Multi-messenger astrophysics provides valuable insights into the properties of the physical Universe. These insights arise from the complementary information carried by photons, gravitational waves, neutrinos and cosmic rays about individual cosmic sources and source populations. When a gravitational wave (GW) candidate is identified by the Ligo, Virgo and Kagra (LVK) observatory network, an alert is sent to astronomers in order to search for electromagnetic or neutrino counterparts. The current LVK framework for alert generation consists of the Gravitational-Wave Candidate Event Database (GraceDB), which provides a centralized location for aggregating and retrieving information about candidate GW events, the SCiMMA Hopskotch server (a publishsubscribe messaging system) and GWCelery (a package for annotating and orchestrating alerts).
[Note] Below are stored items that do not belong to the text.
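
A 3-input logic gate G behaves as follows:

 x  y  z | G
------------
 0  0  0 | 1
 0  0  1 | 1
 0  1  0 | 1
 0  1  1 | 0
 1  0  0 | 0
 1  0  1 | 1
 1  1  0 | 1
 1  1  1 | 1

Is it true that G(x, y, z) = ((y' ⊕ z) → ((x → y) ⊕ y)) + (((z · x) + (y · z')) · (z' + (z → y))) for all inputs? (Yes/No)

Test each input against both G and the formula:
  x=0, y=0, z=0: formula gives 1, G = 1 ✓
  x=0, y=0, z=1: formula gives 1, G = 1 ✓
  x=0, y=1, z=0: formula gives 1, G = 1 ✓
  x=0, y=1, z=1: formula gives 0, G = 0 ✓
  x=1, y=0, z=0: formula gives 0, G = 0 ✓
  …and likewise for the remaining 3 rows.
Every row agrees, so the formula is equivalent.

Yes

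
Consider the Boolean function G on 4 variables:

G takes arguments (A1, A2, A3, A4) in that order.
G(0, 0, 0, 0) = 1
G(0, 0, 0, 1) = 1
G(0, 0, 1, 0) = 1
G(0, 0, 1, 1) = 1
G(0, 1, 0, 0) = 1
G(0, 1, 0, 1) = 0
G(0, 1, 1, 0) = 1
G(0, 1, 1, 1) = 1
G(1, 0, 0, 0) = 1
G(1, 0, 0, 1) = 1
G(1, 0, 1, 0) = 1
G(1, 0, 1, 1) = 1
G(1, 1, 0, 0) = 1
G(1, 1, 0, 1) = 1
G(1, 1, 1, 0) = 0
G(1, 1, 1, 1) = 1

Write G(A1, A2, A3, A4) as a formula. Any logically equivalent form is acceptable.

There are just 2 zero rows: (0,1,0,1), (1,1,1,0). Their minterms are ¬A1·A2·¬A3·A4, A1·A2·A3·¬A4; the OR of those covers precisely the 0-outputs, and negating it yields G.

G(A1, A2, A3, A4) = ((((A1' · A2) · A3') · A4) + (((A1 · A2) · A3) · A4'))'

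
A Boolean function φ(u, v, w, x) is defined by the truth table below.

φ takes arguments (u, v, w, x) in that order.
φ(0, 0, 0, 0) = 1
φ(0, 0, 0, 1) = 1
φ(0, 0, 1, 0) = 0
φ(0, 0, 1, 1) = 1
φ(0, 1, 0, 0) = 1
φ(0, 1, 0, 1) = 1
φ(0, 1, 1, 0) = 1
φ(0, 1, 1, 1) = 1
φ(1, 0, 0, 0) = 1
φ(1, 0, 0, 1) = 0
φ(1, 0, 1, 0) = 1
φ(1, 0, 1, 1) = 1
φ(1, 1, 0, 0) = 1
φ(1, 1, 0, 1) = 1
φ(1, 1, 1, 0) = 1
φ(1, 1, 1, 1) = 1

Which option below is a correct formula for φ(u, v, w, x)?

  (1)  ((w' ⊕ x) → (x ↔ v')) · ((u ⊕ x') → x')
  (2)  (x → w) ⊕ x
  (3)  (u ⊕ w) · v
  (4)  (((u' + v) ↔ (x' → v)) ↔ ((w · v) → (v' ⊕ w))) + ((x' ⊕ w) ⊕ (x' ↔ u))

4

(1) disagrees with φ on (0,0,0,0) (formula → 0, table → 1); rule it out.
(2) disagrees with φ on (0,0,1,0) (formula → 1, table → 0); rule it out.
(3) disagrees with φ on (0,0,0,0) (formula → 0, table → 1); rule it out.
Only (4) survives; checking it on all 16 rows confirms it matches φ.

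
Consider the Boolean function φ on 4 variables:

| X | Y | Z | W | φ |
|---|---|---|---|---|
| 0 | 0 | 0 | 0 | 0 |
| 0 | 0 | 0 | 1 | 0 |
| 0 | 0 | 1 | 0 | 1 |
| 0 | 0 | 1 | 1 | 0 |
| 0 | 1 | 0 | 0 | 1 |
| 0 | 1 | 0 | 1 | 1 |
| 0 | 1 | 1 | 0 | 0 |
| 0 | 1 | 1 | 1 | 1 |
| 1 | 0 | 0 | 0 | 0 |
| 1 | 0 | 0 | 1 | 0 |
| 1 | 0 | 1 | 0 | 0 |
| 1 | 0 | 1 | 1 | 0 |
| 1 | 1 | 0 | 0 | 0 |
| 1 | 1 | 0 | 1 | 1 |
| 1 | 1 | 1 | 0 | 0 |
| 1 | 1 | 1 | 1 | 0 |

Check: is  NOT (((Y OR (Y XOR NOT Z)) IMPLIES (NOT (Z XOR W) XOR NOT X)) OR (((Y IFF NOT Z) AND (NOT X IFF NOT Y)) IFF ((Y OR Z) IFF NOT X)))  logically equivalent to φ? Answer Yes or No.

Test each input against both φ and the formula:
  X=0, Y=0, Z=0, W=0: formula gives 0, φ = 0 ✓
  X=0, Y=0, Z=0, W=1: formula gives 0, φ = 0 ✓
  X=0, Y=0, Z=1, W=0: formula gives 0, but φ = 1 ✗
A single disagreement suffices: at (0,0,1,0) they differ, so the formula does not compute φ.

No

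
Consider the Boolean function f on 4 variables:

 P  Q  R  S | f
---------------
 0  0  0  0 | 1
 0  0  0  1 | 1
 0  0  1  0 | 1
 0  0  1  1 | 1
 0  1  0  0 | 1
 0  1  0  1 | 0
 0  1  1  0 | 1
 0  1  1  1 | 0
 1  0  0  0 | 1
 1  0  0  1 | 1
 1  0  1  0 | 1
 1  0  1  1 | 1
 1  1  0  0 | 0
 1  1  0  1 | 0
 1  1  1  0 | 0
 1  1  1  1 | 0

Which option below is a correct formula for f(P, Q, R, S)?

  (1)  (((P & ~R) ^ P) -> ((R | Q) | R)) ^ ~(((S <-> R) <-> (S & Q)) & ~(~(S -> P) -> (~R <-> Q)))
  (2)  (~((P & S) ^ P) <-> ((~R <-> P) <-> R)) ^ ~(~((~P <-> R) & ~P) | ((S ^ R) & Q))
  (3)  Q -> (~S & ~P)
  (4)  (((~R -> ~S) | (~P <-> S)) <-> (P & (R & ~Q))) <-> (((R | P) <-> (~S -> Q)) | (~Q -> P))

3

(1) fails at (0,0,0,0): the formula yields 0, f is 1.
(2) fails at (0,0,1,0): the formula yields 0, f is 1.
(4) fails at (0,0,0,0): the formula yields 0, f is 1.
(3) is the remaining candidate, and it agrees with f on all 16 inputs.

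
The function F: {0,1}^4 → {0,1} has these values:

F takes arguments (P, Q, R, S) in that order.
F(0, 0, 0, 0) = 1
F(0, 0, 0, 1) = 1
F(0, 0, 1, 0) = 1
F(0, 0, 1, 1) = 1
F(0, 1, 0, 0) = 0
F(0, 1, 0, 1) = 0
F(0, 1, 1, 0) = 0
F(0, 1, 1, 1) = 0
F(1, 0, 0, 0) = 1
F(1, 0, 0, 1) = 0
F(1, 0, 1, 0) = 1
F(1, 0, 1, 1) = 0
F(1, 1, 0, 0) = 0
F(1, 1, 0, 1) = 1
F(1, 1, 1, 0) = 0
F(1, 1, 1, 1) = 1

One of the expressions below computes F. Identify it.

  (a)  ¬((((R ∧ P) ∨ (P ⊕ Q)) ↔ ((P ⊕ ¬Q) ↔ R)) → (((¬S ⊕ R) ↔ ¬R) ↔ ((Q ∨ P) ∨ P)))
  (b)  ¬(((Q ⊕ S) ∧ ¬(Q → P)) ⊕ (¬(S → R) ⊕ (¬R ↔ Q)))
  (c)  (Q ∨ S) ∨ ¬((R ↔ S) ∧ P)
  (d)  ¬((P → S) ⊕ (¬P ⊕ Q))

d

(a): at (0,0,0,1) it gives 0, but F = 1 — eliminated.
(b): at (0,0,0,1) it gives 0, but F = 1 — eliminated.
(c): at (0,1,0,0) it gives 1, but F = 0 — eliminated.
That leaves (d). Evaluating it on every row reproduces the table of F exactly.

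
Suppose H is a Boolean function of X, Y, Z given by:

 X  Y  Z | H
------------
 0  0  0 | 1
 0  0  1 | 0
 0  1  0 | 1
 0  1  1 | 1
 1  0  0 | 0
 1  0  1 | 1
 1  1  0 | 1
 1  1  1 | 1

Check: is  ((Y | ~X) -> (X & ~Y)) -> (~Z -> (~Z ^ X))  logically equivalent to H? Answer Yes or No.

Evaluate ((Y | ~X) -> (X & ~Y)) -> (~Z -> (~Z ^ X)) on each row and compare to H:
  X=0, Y=0, Z=0: formula gives 1, H = 1 ✓
  X=0, Y=0, Z=1: formula gives 1, but H = 0 ✗
A single disagreement suffices: at (0,0,1) they differ, so the formula does not compute H.

No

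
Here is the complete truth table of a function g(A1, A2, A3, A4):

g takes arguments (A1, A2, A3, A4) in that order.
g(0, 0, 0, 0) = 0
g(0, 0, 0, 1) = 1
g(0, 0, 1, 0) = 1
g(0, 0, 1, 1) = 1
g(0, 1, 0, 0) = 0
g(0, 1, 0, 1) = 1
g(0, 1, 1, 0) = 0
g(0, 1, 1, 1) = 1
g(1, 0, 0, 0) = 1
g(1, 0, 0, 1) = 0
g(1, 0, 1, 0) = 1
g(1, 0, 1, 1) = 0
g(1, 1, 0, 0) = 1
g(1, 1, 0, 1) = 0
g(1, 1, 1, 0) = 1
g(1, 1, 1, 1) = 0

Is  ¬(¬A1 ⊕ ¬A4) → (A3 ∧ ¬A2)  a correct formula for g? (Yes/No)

No

Evaluate ¬(¬A1 ⊕ ¬A4) → (A3 ∧ ¬A2) on each row and compare to g:
  A1=0, A2=0, A3=0, A4=0: formula gives 0, g = 0 ✓
  A1=0, A2=0, A3=0, A4=1: formula gives 1, g = 1 ✓
  A1=0, A2=0, A3=1, A4=0: formula gives 1, g = 1 ✓
  A1=0, A2=0, A3=1, A4=1: formula gives 1, g = 1 ✓
  …
  A1=1, A2=0, A3=1, A4=1: formula gives 1, but g = 0 ✗
Since they disagree at (1,0,1,1), the expression is not a correct formula for g.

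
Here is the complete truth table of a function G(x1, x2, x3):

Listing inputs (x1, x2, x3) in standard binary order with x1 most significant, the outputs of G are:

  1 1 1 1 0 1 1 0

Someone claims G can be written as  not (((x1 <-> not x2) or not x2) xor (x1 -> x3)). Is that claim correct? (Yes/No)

Check the formula against G row by row:
  x1=0, x2=0, x3=0: formula gives 1, G = 1 ✓
  x1=0, x2=0, x3=1: formula gives 1, G = 1 ✓
  x1=0, x2=1, x3=0: formula gives 1, G = 1 ✓
  x1=0, x2=1, x3=1: formula gives 1, G = 1 ✓
  x1=1, x2=0, x3=0: formula gives 0, G = 0 ✓
  … (the remaining 3 rows also agree.)
Every row agrees, so the formula is equivalent.

Yes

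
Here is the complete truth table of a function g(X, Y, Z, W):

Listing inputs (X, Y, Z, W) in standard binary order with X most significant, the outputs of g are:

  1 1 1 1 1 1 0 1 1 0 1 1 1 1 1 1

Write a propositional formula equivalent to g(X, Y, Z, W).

There are just 2 zero rows: (0,1,1,0), (1,0,0,1). Their minterms are ¬X·Y·Z·¬W, X·¬Y·¬Z·W; the OR of those covers precisely the 0-outputs, and negating it yields g.

g(X, Y, Z, W) = NOT ((((NOT X AND Y) AND Z) AND NOT W) OR (((X AND NOT Y) AND NOT Z) AND W))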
The first two services are deployed in the Cloud (Amazon Web Services), while the latter runs on dedicated physical resources. In this work, we propose a deployment strategy for the alert generation framework as a whole, based on Kubernetes. We present a set of tools (in the form of Helm charts, Python packages and scripts) which conveniently allows running a parallel deployment of the complete infrastructure in a private Cloud for scientific computing (the Cloud at CNAF, INFN Tier-1 Computing Centre), which is currently used for integration tests. As an outcome of this work, we deliver to the community a specific configuration option for a sandboxed deployment on Minikube, which can be used to test the integration of other components (i.e. the lowlatency pipelines for the detection of the GW candidate) with the alert generation infrastructure in an isolated local environment.